Warning: this review contains spoilers. There’s a big issue I need to discuss and the only way to get at it and how it embodies the biggest flaw of Insidious: Chapter 2 is to discuss one of the major reveals of the film.
Insidious: Chapter 2 is a mess. It’s a scary mess that will have you jumping out of your seat, but it’s a mess nonetheless. James Wan and Leigh Whannell (writer/director and writer/star, respectively) left the door wide open for a sequel in Insidious. The story could continue and use a lot of the same scare techniques. The ideas are there to make it work in the sequel, but they really don’t add up in a believable or even enjoyable way.
The Lambert family is still being haunted after they recovered their son from “The Further”–a dark afterlife where trapped spirits wait for their chance to return to the world of the living. Now Josh, the father, isn’t acting like himself and Lorraine, his mother, reaches out to the experts who helped her 30 years before to save the family.
There are no sacred cows in true horror. You can write and direct whatever you want to so long as it services the story you’re telling and scares the audience. Insidious: Chapter 2 doesn’t clear either threshold with it’s worst, most offensive story element.
One of the major ghosts in the story (really, in the series so far) is revealed to be a trans woman. That, in and of itself, is not a problem. It’s the backstory Wan and Whannell attribute to the character that borderlines on the offensive. The character is dead because she attempted to castrate herself and died of complications in the hospital. That’s sad and could have been used as a way to develop anger toward the world in the afterlife if not specifically anger toward the Lambert clan. It could have made for some interesting story dynamics about identity.

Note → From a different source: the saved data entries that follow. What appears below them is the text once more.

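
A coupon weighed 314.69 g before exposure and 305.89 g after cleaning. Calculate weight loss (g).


Weight loss = initial − final
WL = 314.69 − 305.89 = 8.8 g

8.8 g


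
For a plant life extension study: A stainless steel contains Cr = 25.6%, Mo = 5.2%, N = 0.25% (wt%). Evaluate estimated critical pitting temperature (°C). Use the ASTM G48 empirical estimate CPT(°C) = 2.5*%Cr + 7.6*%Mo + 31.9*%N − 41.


Apply the ASTM G48 empirical CPT estimate: CPT(°C) = 2.5*%Cr + 7.6*%Mo + 31.9*%N − 41
2.5*25.6 = 64; 7.6*5.2 = 39.52; 31.9*0.25 = 7.975
CPT = 64 + 39.52 + 7.975 − 41 = 70.495 °C
Rounded to 0.1 °C: CPT ≈ 70.5 °C

70.5 °C


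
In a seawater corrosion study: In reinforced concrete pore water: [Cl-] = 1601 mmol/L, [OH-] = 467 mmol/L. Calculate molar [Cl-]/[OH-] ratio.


Threshold parameter = [Cl-] / [OH-] (molar basis; both in mmol/L, so units cancel)
Ratio = 1601 / 467 = 3.43

3.43


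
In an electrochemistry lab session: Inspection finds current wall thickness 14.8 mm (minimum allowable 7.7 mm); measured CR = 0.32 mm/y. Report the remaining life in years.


Apply the remaining-life relation: RL = (t_current − t_min) / CR
RL = (14.8 − 7.7) / 0.32 = 7.1 / 0.32 = 22.2 years

22.2 years


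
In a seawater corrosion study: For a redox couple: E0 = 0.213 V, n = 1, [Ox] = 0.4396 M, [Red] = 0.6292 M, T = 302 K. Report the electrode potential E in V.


Apply the Nernst equation: E = E0 + (RT/nF)*ln([Ox]/[Red])
Step 1: RT/nF = 8.314*302/(1*96485) = 0.02602299 V
Step 2: [Ox]/[Red] = 0.4396/0.6292 = 0.698665
Step 3: ln(0.698665) = -0.358584
Step 4: correction = 0.02602299 * -0.358584 = -0.009 V
E = 0.213 + -0.009 = 0.204 V

0.204 V


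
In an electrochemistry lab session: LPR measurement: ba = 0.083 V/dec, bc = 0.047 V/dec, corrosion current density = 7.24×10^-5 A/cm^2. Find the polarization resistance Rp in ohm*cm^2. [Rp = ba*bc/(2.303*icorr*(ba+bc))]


Apply the Stern-Geary equation: Rp = ba*bc / (2.303*icorr*(ba+bc))
ba*bc = 0.083*0.047 = 0.003901
ba+bc = 0.13; 2.303*icorr*(ba+bc) = 2.303*7.24×10^-5*0.13 = 2.1675836×10^-5
Rp = 0.003901 / 2.1675836×10^-5 = 179.97 ohm*cm^2

179.97 ohm*cm^2


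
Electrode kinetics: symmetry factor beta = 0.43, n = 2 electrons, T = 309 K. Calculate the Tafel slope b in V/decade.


Apply the Tafel slope relation: b = 2.303*R*T/(beta*n*F)
Numerator: 2.303 * 8.314 * 309 = 5916.47
Denominator: 0.43 * 2 * 96485 = 82977.1
b = 5916.47 / 82977.1 = 0.0713 V/decade

0.0713 V/decade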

However, the Wan/Whannell script explicitly states the ghost is only transgender because her mother forced her to live as a girl. She beat her son if he refused to wear a wig and a dress and accept a new female name. Essentially, she tortured him until he was only able to function in the greater world as a woman in a black veil and dress.Though there is an element of horror in this concept, it’s driven by harmful stereotypes about transgender identity. There are people who perpetuate the myth that something causes a person to choose to be transgender the same way there are people who argue that homosexuality is a choice. These people often cite trauma–things as banal as a boy playing with dolls or a girl playing with trucks–as the cause of not identifying as the sex you were born as. If you read a news story with comments on a transgender child facing problems in a school or extracurricular activity, you’ll see many comments from people claiming the parents must be forcing this alternate identity on the child and should be punished for child abuse.
When the creators of a film that will be seen by as many people as Insidious: Chapter 2 choose to hinge their story on harmful stereotypes, they’re reinforcing stereotypes that hurt the progress we as a society make towards being more tolerant. This is not a device like Norman Bates assuming the identity of his mother to commit his murders; this is a case of choosing to claim a ghost is evil because she was forced by her mother through child abuse to become a woman. It’s a disgusting narrative decision that is entirely laughable in the context of the film. The scenes are so overplayed and filled with such ridiculous melodramatic music stings that it comes across as unintended self-parody. With all the dropped plot threads and incoherent world building that undermines most of the goodwill from Insidious, the last thing Wan and Whannell should have concerned themselves with was explaining why being transgender makes a ghost the villain of a story.
This insensitivity toward a hotly debated sociomedical issue acts a microcosm of the flaws of Insidious: Chapter 2. The story’s focus is entirely misplaced. The investigation with Lorraine Lambert and the surviving partners of paranormal investigator/medium Elise is terrifying but only exists to set the groundwork for the absurd “she’s transgender because of childhood trauma and THAT’s why she’s evil” scene.
Meanwhile, poor Renai Lambert and her three children are fighting a losing battle against the growing evil and insanity wrought by this spirit in their new home. Josh goes from zero to Jack Nicholson in The Shining at the drop of a hat with no explanation beyond “that ghost is evil because she became transgender due to childhood trauma.” Nothing relevant to the minimal story of Chapter 2 is explained in the context of Chapter 2 beyond why the transgender ghost is evil due to childhood trauma.Instead, we get a rehash of Insidious, where Wan and Whannell prove how clever they are by recontextualizing all of the events of the first film through the lens of the second. That’s great for a featurette connecting films in a series on a promotional home video release. It doesn’t work when that’s the most compelling aspect of a new/continuing story with the same characters. It’s like warmed up leftovers that already started to turn. There was, at some point, a good reason to know why the alarm system went off in the first film; that time is not in the middle of a new story that doesn’t even use the same premise or cast of supernatural characters any longer.
Insidious: Chapter 2 has all of its priorities in the wrong place. Instead of focusing on the arguably offensive backstory of a minor villain in a haunted house story, Wan and Whannel should have focused on plot, character development, and the quality of dialogue/performances appearing onscreen. All of that is subpar. It’s all the more obvious when the powerful effect of the ghost design and existing mythology carries any and all horror gags. The only new ideas in Chapter 2 range from completely idiotic to totally offensive and no one walks away a winner from that.